Thursday, September 25, 2008

Hoochifying Baby Gravy

I've had this present for Baby Gravy sitting on my kitchen table for 2 weeks.  The plan was to round out the present, get something for Sister, pack it and mail it.  As I said, the present is still sitting here because all that sounded overwhelming.  I saw these on a segment on the Today Show and had to have them.  I thought they were really funny and that Krys would get a kick out of it.  Little did I know, apparently based on public outcry, these things have the ability to turn your child into a Hoochie Baby.  They are called Heelarious, and were designed by two mothers who are now getting rich, and a bunch of crap. 

heelarious

heelarious1

Before you get all worked up, the heel is collapsible and it is not intended for walking babies.  The size is 0-6 months.  These little shoes, supposed to bring a smile to everyone's face, have brought on complete public outrage.  I've listed some of my favorite comments below:

  • One more reason Muslims and others will see American culture as the worst example of promiscuity and sexual obsession on earth. Shame on us!
  • The very people who promote these sexually provocative clothes for little girls are shocked when perverts are attracted to their children and somehow surprised when young "ladies" they know end up behaving like adults when they are nine.
  • What a ridiculous waste of money! We, as human beings of this generation, have become so gullible and so easily influenced as to how to spend our money that instead of buying things to meet our needs, we are now brain-washed into thinking spending money to create a ridiculous thing like baby heels that people will pay for just to stand out is justified and is just "silly fun". Really people, we need to get a clue! First deep-fried coke in an age of obesity, now baby-heels in an age of over consumption and over-sexualization...what next?
  • Hoochifying an infant is as depraved as one can get.
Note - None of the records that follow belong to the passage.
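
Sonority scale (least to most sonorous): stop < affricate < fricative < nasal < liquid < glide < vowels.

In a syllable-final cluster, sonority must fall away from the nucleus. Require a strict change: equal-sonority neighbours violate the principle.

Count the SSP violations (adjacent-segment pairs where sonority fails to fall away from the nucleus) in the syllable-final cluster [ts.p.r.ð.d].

1

/ts/ — affricate, sonority 2.
/p/ — stop, sonority 1.
/r/ — liquid, sonority 5.
/ð/ — fricative, sonority 3.
/d/ — stop, sonority 1.
/ts/→/p/: 2→1 (falls) — ok.
/p/→/r/: 1→5 (does not fall) — violation.
/r/→/ð/: 5→3 (falls) — ok.
/ð/→/d/: 3→1 (falls) — ok.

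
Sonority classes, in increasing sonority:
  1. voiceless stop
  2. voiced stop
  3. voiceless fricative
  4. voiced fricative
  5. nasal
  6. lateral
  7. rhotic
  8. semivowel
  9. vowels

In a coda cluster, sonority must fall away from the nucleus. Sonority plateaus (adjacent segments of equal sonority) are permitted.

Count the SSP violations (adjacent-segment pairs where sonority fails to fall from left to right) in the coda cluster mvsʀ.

/m/ is a nasal (sonority 5).
/v/ is a voiced fricative (sonority 4).
/s/ is a voiceless fricative (sonority 3).
/ʀ/ is a rhotic (sonority 7).
/m/→/v/: 5→4 (falls) — ok.
/v/→/s/: 4→3 (falls) — ok.
/s/→/ʀ/: 3→7 (does not fall) — violation.

1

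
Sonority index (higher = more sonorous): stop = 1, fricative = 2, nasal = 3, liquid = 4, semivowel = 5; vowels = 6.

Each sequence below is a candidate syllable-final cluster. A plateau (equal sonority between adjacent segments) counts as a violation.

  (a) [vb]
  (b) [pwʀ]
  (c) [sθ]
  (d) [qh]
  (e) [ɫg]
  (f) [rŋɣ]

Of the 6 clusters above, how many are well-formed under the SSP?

3

(a) 2-1 → obeys
(b) 1-5-4 → violates
(c) 2-2 → violates
(d) 1-2 → violates
(e) 4-1 → obeys
(f) 4-3-2 → obeys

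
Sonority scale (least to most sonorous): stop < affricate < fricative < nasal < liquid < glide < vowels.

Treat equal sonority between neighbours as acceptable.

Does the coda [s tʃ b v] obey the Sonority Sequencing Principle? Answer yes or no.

no

/s/: fricative = 3.
/tʃ/: affricate = 2.
/b/: stop = 1.
/v/: fricative = 3.
The profile is 3-2-1-3. Between /b/ (1) and /v/ (3) sonority does not fall, so the cluster violates the SSP.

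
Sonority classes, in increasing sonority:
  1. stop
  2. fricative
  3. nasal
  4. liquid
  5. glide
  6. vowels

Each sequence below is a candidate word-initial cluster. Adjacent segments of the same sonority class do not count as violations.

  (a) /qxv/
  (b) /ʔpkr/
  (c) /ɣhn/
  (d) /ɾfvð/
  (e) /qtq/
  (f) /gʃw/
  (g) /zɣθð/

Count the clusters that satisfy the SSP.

6

(a) 1-2-2 → obeys
(b) 1-1-1-4 → obeys
(c) 2-2-3 → obeys
(d) 4-2-2-2 → violates
(e) 1-1-1 → obeys
(f) 1-2-5 → obeys
(g) 2-2-2-2 → obeys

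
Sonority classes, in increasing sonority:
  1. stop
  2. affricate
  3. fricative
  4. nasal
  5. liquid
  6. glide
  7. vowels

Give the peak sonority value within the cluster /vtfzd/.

/v/: fricative = 3.
/t/: stop = 1.
/f/: fricative = 3.
/z/: fricative = 3.
/d/: stop = 1.
The maximum is 3.

3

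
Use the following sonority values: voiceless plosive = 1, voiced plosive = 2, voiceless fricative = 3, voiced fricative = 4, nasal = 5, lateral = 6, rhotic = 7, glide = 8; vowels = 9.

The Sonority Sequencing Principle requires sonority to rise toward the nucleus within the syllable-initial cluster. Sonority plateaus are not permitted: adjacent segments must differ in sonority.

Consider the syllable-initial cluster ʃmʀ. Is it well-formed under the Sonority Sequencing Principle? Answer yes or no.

yes

/ʃ/ — voiceless fricative, sonority 3.
/m/ — nasal, sonority 5.
/ʀ/ — rhotic, sonority 7.
The profile 3-5-7 strictly rises, so the syllable-initial cluster satisfies the SSP.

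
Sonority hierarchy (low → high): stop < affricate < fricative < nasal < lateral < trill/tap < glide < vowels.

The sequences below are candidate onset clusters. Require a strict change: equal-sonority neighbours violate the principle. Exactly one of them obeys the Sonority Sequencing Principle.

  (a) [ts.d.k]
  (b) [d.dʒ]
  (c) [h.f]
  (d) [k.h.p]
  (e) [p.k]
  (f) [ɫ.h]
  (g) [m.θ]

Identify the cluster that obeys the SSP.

b

(a) 2-1-1 → violates
(b) 1-2 → obeys
(c) 3-3 → violates
(d) 1-3-1 → violates
(e) 1-1 → violates
(f) 5-3 → violates
(g) 4-3 → violates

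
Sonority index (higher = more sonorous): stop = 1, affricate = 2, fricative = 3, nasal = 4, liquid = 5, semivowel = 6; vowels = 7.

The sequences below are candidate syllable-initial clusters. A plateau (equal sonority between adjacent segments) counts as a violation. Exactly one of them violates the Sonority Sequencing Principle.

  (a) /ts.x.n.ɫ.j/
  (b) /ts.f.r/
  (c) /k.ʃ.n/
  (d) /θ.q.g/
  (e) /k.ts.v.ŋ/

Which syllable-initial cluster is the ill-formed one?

(a) sonority 2-3-4-5-6: well-formed.
(b) sonority 2-3-5: well-formed.
(c) sonority 1-3-4: well-formed.
(d) sonority 3-1-1: ill-formed.
(e) sonority 1-2-3-4: well-formed.

d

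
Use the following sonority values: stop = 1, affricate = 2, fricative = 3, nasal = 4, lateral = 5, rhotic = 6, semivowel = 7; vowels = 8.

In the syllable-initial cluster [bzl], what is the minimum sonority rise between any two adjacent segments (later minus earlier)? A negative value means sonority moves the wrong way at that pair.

/b/ is a stop (sonority 1).
/z/ is a fricative (sonority 3).
/l/ is a lateral (sonority 5).
/b/→/z/: change +2.
/z/→/l/: change +2.
Minimum = 2.

2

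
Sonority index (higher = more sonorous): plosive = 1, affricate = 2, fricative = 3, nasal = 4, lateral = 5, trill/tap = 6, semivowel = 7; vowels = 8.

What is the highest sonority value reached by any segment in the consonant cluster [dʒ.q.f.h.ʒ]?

3

/dʒ/ — affricate, sonority 2.
/q/ — plosive, sonority 1.
/f/ — fricative, sonority 3.
/h/ — fricative, sonority 3.
/ʒ/ — fricative, sonority 3.
The maximum is 3.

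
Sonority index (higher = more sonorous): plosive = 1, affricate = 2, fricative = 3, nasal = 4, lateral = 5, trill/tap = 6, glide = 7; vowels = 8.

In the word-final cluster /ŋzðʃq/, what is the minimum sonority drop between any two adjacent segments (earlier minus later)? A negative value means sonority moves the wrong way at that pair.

/ŋ/ is a nasal (sonority 4).
/z/ is a fricative (sonority 3).
/ð/ is a fricative (sonority 3).
/ʃ/ is a fricative (sonority 3).
/q/ is a plosive (sonority 1).
/ŋ/→/z/: change +1.
/z/→/ð/: change +0.
/ð/→/ʃ/: change +0.
/ʃ/→/q/: change +2.
Minimum = 0.

0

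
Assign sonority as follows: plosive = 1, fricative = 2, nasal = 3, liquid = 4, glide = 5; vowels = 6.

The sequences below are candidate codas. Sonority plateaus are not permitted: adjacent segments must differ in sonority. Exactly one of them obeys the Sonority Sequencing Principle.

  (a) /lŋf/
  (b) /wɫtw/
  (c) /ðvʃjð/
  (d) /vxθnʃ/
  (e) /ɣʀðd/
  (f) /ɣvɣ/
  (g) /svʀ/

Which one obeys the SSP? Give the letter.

a

(a) /lŋf/: profile 4-3-2 — obeys.
(b) /wɫtw/: profile 5-4-1-5 — violates.
(c) /ðvʃjð/: profile 2-2-2-5-2 — violates.
(d) /vxθnʃ/: profile 2-2-2-3-2 — violates.
(e) /ɣʀðd/: profile 2-4-2-1 — violates.
(f) /ɣvɣ/: profile 2-2-2 — violates.
(g) /svʀ/: profile 2-2-4 — violates.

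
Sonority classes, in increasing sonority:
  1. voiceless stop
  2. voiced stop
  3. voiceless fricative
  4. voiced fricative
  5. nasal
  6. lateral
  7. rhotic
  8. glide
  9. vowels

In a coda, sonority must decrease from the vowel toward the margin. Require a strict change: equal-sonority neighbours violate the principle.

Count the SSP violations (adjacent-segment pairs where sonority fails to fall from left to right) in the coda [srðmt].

2

/s/: voiceless fricative = 3.
/r/: rhotic = 7.
/ð/: voiced fricative = 4.
/m/: nasal = 5.
/t/: voiceless stop = 1.
/s/→/r/: 3→7 (does not fall) — violation.
/r/→/ð/: 7→4 (falls) — ok.
/ð/→/m/: 4→5 (does not fall) — violation.
/m/→/t/: 5→1 (falls) — ok.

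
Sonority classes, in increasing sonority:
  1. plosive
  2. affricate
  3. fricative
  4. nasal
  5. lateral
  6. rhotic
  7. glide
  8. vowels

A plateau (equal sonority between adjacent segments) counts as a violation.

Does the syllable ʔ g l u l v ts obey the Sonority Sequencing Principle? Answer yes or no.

no

Onset: /ʔ/ is a plosive (sonority 1), /g/ is a plosive (sonority 1), /l/ is a lateral (sonority 5); then the nucleus /u/ (sonority 8).
Onset profile 1-1-5-8 — does not strictly rise throughout.
Coda: /l/ is a lateral (sonority 5), /v/ is a fricative (sonority 3), /ts/ is an affricate (sonority 2).
Coda profile 8-5-3-2 — falls from the nucleus.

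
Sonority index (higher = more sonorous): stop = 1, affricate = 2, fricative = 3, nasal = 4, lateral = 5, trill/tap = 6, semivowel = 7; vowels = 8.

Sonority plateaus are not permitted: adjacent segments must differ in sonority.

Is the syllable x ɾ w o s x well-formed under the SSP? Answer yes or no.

Onset: /x/ is a fricative (sonority 3), /ɾ/ is a trill/tap (sonority 6), /w/ is a semivowel (sonority 7); then the nucleus /o/ (sonority 8).
Onset profile 3-6-7-8 — rises to the nucleus.
Coda: /s/ is a fricative (sonority 3), /x/ is a fricative (sonority 3).
Coda profile 8-3-3 — does not strictly fall throughout.

no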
Could everyone just relax?  I've written about it before but do we need to judge everything everyone does and says?  Hey Internet, can't we just have a little "silly fun?"

I'm sorry if I've condemned Baby Gravy to a life of stripping.  Good thing I live in Las Vegas and can give her a place to stay. 

1 comment:

Anonymous said...

Thank God you live in Vegas and my Gravy can live free while stripping....I did see this on the Today show last week and sure am glad the heel is collapsable--what a relief!